エビイモ 其之二

taro

 エビイモは待ってくれない。去年のものを掘り出さずに置いたら、とうとう新しい葉をつけてしまった。もとは、スーパーで買ってきた小芋である。
 肥料も水もやってはいない。太陽の光と、雨水とは受けている。自分勝手にやっている。私のするのは、周囲の除草くらいで、それとて裏庭の手入れの一環のことにすぎない。ことさらに手間をかけているというほどではない。

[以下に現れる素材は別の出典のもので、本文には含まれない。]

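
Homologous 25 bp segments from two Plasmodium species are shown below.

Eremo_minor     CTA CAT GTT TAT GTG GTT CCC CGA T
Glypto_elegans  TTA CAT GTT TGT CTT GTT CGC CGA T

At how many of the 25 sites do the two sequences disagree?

Mismatches occur at site 1 (C↔T), site 11 (A↔G), site 13 (G↔C), site 15 (G↔T), site 20 (C↔G).
That gives 5 mismatches out of 25 aligned sites, so the Hamming distance is 5.

5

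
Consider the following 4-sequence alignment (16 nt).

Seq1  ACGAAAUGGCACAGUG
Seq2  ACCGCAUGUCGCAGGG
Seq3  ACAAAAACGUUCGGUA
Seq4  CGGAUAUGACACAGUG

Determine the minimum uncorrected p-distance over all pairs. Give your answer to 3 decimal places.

Pairwise Hamming distances:
  Seq1 vs Seq2: 6
  Seq1 vs Seq3: 7
  Seq1 vs Seq4: 4
  Seq2 vs Seq3: 11
  Seq2 vs Seq4: 8
  Seq3 vs Seq4: 11
The smallest is 4 mismatches, between Seq1 and Seq4; p = 4/16 = 0.250.

0.250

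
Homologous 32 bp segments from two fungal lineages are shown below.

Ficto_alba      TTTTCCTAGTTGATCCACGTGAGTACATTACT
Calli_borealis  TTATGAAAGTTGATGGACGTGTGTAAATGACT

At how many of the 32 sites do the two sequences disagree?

The sequences differ at positions 3 (T/A), 5 (C/G), 6 (C/A), 7 (T/A), 15 (C/G), 16 (C/G), 22 (A/T), 26 (C/A), 29 (T/G).
That gives 9 mismatches out of 32 aligned sites, so the Hamming distance is 9.

9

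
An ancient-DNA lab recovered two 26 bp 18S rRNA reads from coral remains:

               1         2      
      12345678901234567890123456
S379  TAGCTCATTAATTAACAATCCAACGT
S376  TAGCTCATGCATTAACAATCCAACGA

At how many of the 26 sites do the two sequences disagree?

3

Mismatches occur at site 9 (T→G), site 10 (A→C), site 26 (T→A).
That gives 3 mismatches out of 26 aligned sites, so the Hamming distance is 3.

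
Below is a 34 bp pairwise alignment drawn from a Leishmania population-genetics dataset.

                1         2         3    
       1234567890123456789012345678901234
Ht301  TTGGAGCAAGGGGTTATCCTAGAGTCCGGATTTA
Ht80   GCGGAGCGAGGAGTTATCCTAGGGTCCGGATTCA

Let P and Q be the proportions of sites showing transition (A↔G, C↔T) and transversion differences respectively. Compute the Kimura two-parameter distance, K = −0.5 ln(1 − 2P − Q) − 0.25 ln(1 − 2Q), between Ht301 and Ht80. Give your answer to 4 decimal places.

0.2106

The sequences differ at positions 1 (T/G, transversion), 2 (T/C, transition), 8 (A/G, transition), 12 (G/A, transition), 23 (A/G, transition), 33 (T/C, transition).
Of the 6 differences, 5 transitions and 1 transversion over 34 sites: P = 5/34 = 0.147059, Q = 1/34 = 0.029412.
d = −0.5·ln(0.676470) − 0.25·ln(0.941176) = −0.5·(-0.390867) − 0.25·(-0.060625) = 0.2106.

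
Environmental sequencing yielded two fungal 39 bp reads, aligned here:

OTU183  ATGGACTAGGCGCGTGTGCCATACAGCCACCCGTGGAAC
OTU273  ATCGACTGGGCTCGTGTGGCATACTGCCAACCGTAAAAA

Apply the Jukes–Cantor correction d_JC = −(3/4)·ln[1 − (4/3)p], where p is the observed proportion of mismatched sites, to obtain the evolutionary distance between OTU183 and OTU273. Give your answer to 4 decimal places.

Differing sites — 3:G/C; 8:A/G; 12:G/T; 19:C/G; 25:A/T; 30:C/A; 35:G/A; 36:G/A; 39:C/A.
p = 9/39 = 0.230769.
d = −0.75 · ln(1 − (4/3)·0.230769) = −0.75 · ln(0.692308) = −0.75 · (-0.367724) = 0.2758.

0.2758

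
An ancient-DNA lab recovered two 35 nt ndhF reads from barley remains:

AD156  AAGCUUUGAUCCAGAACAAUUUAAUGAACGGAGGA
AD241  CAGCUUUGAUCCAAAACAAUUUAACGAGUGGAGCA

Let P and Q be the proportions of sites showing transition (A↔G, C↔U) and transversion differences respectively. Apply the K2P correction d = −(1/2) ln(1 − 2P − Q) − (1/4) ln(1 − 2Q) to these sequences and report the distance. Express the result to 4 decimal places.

0.1986

The sequences differ at positions 1 (A/C, transversion), 14 (G/A, transition), 25 (U/C, transition), 28 (A/G, transition), 29 (C/U, transition), 34 (G/C, transversion).
Of the 6 differences, 4 transitions and 2 transversions over 35 sites: P = 4/35 = 0.114286, Q = 2/35 = 0.057143.
d = −0.5·ln(0.714285) − 0.25·ln(0.885714) = −0.5·(-0.336473) − 0.25·(-0.121361) = 0.1986.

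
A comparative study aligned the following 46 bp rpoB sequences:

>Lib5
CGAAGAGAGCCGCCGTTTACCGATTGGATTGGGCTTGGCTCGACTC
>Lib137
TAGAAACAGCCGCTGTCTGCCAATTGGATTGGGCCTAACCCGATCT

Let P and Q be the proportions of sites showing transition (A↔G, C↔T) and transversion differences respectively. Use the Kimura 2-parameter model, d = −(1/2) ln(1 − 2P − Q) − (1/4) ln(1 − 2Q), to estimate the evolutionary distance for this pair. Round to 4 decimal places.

The sequences differ at positions 1 (C/T, transition), 2 (G/A, transition), 3 (A/G, transition), 5 (G/A, transition), 7 (G/C, transversion), 14 (C/T, transition), 17 (T/C, transition), 19 (A/G, transition), 22 (G/A, transition), 35 (T/C, transition), 37 (G/A, transition), 38 (G/A, transition), 40 (T/C, transition), 44 (C/T, transition), 45 (T/C, transition), 46 (C/T, transition).
Of the 16 differences, 15 transitions and 1 transversion over 46 sites: P = 15/46 = 0.326087, Q = 1/46 = 0.021739.
d = −0.5·ln(0.326087) − 0.25·ln(0.956522) = −0.5·(-1.120591) − 0.25·(-0.044451) = 0.5714.

0.5714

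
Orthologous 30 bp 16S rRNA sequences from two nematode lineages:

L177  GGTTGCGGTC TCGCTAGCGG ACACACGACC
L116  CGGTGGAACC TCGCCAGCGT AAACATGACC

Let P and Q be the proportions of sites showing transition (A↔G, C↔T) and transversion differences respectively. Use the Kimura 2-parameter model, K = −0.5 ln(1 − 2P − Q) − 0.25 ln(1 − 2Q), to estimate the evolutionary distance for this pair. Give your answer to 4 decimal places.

The sequences differ at positions 1 (G/C, transversion), 3 (T/G, transversion), 6 (C/G, transversion), 7 (G/A, transition), 8 (G/A, transition), 9 (T/C, transition), 15 (T/C, transition), 20 (G/T, transversion), 22 (C/A, transversion), 26 (C/T, transition).
Of the 10 differences, 5 transitions and 5 transversions over 30 sites: P = 5/30 = 0.166667, Q = 5/30 = 0.166667.
d = −0.5·ln(0.499999) − 0.25·ln(0.666666) = −0.5·(-0.693149) − 0.25·(-0.405466) = 0.4479.

0.4479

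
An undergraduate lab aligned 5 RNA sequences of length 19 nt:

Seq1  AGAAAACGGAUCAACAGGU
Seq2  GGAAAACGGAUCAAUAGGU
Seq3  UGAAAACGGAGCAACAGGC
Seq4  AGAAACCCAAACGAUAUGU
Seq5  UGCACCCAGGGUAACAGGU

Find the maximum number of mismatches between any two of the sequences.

11

Pairwise Hamming distances:
  Seq1 vs Seq2: 2
  Seq1 vs Seq3: 3
  Seq1 vs Seq4: 7
  Seq1 vs Seq5: 8
  Seq2 vs Seq3: 4
  Seq2 vs Seq4: 7
  Seq2 vs Seq5: 9
  Seq3 vs Seq4: 9
  Seq3 vs Seq5: 7
  Seq4 vs Seq5: 11
The largest is 11, between Seq4 and Seq5.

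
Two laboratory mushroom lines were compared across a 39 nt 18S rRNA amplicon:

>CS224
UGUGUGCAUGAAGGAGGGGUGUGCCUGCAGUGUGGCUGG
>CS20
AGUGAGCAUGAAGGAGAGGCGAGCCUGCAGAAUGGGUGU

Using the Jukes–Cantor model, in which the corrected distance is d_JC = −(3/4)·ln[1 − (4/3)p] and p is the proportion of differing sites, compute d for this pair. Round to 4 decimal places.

Mismatches occur at site 1 (U↔A), site 5 (U↔A), site 17 (G↔A), site 20 (U↔C), site 22 (U↔A), site 31 (U↔A), site 32 (G↔A), site 36 (C↔G), site 39 (G↔U).
p = 9/39 = 0.230769.
d = −0.75 · ln(1 − (4/3)·0.230769) = −0.75 · ln(0.692308) = −0.75 · (-0.367724) = 0.2758.

0.2758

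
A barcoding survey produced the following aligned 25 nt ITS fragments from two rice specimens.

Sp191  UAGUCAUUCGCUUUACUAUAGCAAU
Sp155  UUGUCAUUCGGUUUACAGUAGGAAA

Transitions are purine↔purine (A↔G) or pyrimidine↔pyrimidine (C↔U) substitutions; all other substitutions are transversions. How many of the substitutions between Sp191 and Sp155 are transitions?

The sequences differ at positions 2 (A/U, transversion), 11 (C/G, transversion), 17 (U/A, transversion), 18 (A/G, transition), 22 (C/G, transversion), 25 (U/A, transversion).
Of the 6 differences, 1 transition and 5 transversions, so the answer is 1.

1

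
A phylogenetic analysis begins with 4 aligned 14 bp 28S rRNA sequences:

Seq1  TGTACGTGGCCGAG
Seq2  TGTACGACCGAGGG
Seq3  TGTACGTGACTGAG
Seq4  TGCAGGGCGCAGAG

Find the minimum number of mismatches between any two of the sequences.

Pairwise Hamming distances:
  Seq1 vs Seq2: 6
  Seq1 vs Seq3: 2
  Seq1 vs Seq4: 5
  Seq2 vs Seq3: 6
  Seq2 vs Seq4: 6
  Seq3 vs Seq4: 6
The smallest is 2, between Seq1 and Seq3.

2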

 我が家は、まだ老親が健在である。拙宅の園芸管理制度には、厳しい管轄区域がある。メインである庭の樹木は老父、花壇や鉢植は老母。私の領域は、狭い通路のような裏庭である。裏庭に通ずる小路にまでは、ひそかに侵略を試みていて、やや成功している。裏庭で育てられるのは、コケ植物とシダ植物くらいで、それらをメインに育てている。昨年は、無神経な老父に、大切なシダ植物を引っこ抜かれた。
 ある年のこと、ゼニゴケが不気味に広がる裏庭が嫌になって、私なりの園芸工事を試みた。べとべとして見た目も悪い苔類は引き剥がし、触ってもしなやかで、見た目も美しい蘚類を残した。ごつごつとした石を掘り起こして、土の粒子を整えた。大したことはしていない。簡単なスコップだけの仕事である。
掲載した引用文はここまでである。